Compared with other computing carriers such as CPU and GPU, FPGA has the characteristics of high performance, low energy consumption and hardware programming. Figure 1 introduces the hardware architecture of FPGA. Each FPGA is mainly composed of three parts: input and output logic, which is mainly used for the communication between FPGA and other external components, such as sensors; calculation logic component, which is mainly used to build calculation modules; and programmable connection network, which is mainly used to connect different calculation logic components to form a calculator.
In programming, we can map the computing logic to the hardware, and connect different logic components to complete a computing task by adjusting the network connection. For example, to complete an image feature extraction task, we will connect the input logic of FPGA and the output logic of camera, so that pictures can enter FPGA. Then, the input logic of FPGA is connected with several computing logic components, which can extract the feature points of each picture area in parallel. Finally, we can connect the output logic of the computing logic unit and the FPGA, summarize the feature points and output them. It can be seen that FPGA usually writes the data flow and execution instructions of the algorithm in the hardware logic, so as to avoid the work of instruction fetch and instruction decode of CPU.

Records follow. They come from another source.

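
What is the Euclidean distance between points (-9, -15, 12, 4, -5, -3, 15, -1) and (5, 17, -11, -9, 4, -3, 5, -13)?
47.3603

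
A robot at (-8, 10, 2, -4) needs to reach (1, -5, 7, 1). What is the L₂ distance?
18.868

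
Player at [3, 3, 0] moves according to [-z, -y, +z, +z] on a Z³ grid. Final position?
(3, 2, 1)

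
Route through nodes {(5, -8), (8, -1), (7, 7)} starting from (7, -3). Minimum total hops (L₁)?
26
(one optimal route: (7, -3) → (5, -8) → (8, -1) → (7, 7))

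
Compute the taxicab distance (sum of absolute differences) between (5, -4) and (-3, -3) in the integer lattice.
9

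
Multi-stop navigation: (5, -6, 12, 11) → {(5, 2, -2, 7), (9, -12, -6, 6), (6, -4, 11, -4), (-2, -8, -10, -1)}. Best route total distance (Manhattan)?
99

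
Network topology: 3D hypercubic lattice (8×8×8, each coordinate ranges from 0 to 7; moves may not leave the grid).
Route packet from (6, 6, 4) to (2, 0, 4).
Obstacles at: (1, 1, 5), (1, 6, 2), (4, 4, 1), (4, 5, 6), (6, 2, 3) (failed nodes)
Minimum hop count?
10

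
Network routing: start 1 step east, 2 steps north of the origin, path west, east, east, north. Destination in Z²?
(2, 3)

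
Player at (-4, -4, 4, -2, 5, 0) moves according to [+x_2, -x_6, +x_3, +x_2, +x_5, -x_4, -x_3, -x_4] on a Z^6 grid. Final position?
(-4, -2, 4, -4, 6, -1)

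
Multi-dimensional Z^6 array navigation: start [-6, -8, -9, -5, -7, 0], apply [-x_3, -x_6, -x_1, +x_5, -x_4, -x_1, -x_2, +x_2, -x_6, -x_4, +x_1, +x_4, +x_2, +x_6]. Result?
(-7, -7, -10, -6, -6, -1)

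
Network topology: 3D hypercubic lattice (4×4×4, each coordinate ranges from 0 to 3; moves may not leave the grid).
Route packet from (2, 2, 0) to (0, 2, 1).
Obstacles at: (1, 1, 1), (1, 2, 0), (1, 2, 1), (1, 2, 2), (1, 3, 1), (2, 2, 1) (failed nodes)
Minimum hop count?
5
(one shortest path: (2, 2, 0) → (2, 1, 0) → (1, 1, 0) → (0, 1, 0) → (0, 2, 0) → (0, 2, 1))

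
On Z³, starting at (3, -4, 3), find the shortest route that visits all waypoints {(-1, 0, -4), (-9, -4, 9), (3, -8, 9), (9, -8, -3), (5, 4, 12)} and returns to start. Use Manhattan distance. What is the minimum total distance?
112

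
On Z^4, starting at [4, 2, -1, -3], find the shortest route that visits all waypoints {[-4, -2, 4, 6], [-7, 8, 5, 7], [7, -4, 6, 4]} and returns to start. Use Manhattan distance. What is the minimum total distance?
88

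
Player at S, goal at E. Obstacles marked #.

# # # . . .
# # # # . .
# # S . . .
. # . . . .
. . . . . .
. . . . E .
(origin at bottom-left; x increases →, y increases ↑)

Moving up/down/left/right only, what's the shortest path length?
5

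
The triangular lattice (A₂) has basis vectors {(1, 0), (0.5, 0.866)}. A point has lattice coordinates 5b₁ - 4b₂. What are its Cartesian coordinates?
(3, -3.464)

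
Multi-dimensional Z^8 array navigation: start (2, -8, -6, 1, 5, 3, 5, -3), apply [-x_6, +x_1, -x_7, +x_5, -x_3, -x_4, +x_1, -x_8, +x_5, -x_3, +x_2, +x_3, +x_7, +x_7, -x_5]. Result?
(4, -7, -7, 0, 6, 2, 6, -4)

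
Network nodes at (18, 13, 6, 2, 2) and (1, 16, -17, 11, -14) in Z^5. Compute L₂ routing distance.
34.1174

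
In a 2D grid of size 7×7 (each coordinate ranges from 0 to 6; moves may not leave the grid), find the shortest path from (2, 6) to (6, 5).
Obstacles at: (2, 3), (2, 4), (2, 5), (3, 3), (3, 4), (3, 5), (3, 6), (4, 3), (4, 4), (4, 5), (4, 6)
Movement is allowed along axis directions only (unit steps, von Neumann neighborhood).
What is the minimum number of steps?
13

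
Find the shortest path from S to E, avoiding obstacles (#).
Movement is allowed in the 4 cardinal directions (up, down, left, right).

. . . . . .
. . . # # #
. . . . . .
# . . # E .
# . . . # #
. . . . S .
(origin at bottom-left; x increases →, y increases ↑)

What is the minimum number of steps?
8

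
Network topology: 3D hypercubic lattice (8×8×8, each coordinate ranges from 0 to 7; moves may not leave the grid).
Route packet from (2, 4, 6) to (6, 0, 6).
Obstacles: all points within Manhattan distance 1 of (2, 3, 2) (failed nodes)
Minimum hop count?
8
(one shortest path: (2, 4, 6) → (3, 4, 6) → (4, 4, 6) → (5, 4, 6) → (6, 4, 6) → (6, 3, 6) → (6, 2, 6) → (6, 1, 6) → (6, 0, 6))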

Although the frequency of FPGA is generally lower than that of CPU, it can be used to implement a hardware calculator with high parallelism. For example, the CPU can only process 4 to 8 instructions at a time. Using data parallel method on FPGA can process 256 or more instructions at a time, so that FPGA can process a lot more data than CPU. In addition, as mentioned above, the FPGA generally does not need instruction fetch and instruction decode, which reduces the calculation time after these pipeline processes.
In order to let readers have a better understanding of FPGA acceleration, we summarize the FPGA acceleration research of Blas algorithm by Microsoft Research Institute in 2010. Blas is the bottom Library of matrix operation, which is widely used in high performance computing, machine learning and other fields. In this study, Microsoft researchers analyzed the acceleration and energy consumption of Blas by CPU, GPU and FPGA. Figure 2 compares the execution time of each iteration of the gaxpy algorithm by FPGA, CPU and GPU. Compared with CPU, GPU and FPGA achieve 60% acceleration. Small matrix operation is shown in the figure. With the increase of matrix, the acceleration ratio between GPU and FPGA and CPU will be more and more obvious.
Compared with CPU and GPU, FPGA has obvious energy consumption advantages, mainly due to two reasons. First of all, there is no instruction fetch and instruction decode in FPGA. In Intel CPU, only decoder accounts for 50% of the energy consumption of the whole chip because CISC architecture is used; in GPU, fetch and decode also consume 10% – 20% of the energy. Secondly, the main frequency of FPGA is much lower than that of CPU and GPU. Generally, the CPU and GPU are between 1GHz and 3GHz, while the main frequency of FPGA is generally below 500MHz. Such a large frequency difference makes FPGA consume far less energy than CPU and GPU.